“Do you support that remote electronic voting is enabled when elections and referendums are held?” Bulgarians were asked this question – and those who voted overwhelmingly said “yes”. The nearly three-quarters majority (72.5 percent) who voted in favour did not make the result binding because it was combined with low voter turnout. However, with last information about voter activity suggesting at least 31.50% of eligible voters took part, the referendum exceeds the threshold of 20% needed to submit the question to Parliament. Lawmakers will now have three months to discuss online voting, but different opinions have emerged about how the proposal should be added to MPs’ agenda. (Add to this the number of people who suspect lawmakers are bent on voting it down). In case e-voting is approved as a legitimate means to take part in elections, it is not clear whether it might be applied to the forthcoming presidential vote next year. A quick look at vote statistics also debunks the myth of “huge interest” in the referendum that eligible voters among the 2 million Bulgarians abroad would show: the Foreign Ministry said only 27 000 had cast a ballot. That expats are eager to help usher in e-voting is not self-evident anymore – a blow to activists who maintained the online method would boost participation, bring back to politics those discouraged people who voted with their feet, and make democracy more legitimate.

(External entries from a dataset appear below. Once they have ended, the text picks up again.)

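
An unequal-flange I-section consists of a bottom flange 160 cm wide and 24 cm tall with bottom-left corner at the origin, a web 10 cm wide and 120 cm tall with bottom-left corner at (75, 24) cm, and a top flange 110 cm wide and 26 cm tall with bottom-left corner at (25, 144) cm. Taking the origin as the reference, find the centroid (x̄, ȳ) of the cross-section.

x̄ = 80.00 cm, ȳ = 75.43 cm

Part | A | x̄ᵢ | ȳᵢ | A·x̄ᵢ | A·ȳᵢ
bottom flange | 3840.00 | 80.00 | 12.00 | 307200.00 | 46080.00
web | 1200.00 | 80.00 | 84.00 | 96000.00 | 100800.00
top flange | 2860.00 | 80.00 | 157.00 | 228800.00 | 449020.00
Σ | 7900.00 |  |  | 632000.00 | 595900.00
x̄ = 632000.00 / 7900.00 = 80.00 cm
ȳ = 595900.00 / 7900.00 = 75.43 cm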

Neither is it clear how the method’s efficiency and safety will be guaranteed, having in mind the habit of saying “we” tend to “Bulgarize” any good concept introduced from abroad, be it in technical or socio-cultural terms. Admittedly “we”, whoever this includes, sometimes do. Critics of e-voting add the risk of security breaches and manipulation of both the results and the voting process. Issues such as vote secrecy (called into question by the need to confirm identity), misuse of personal data for corporate voting are yet to be addressed.
Thence, neither the event of passing a motion on e-voting nor its putting into practice and its real effect are quite predictable or have clear implications. But a mandatory introduction of online voting that would have followed a high voter turnout would have made Bulgaria’s political life even less certain in the long-term.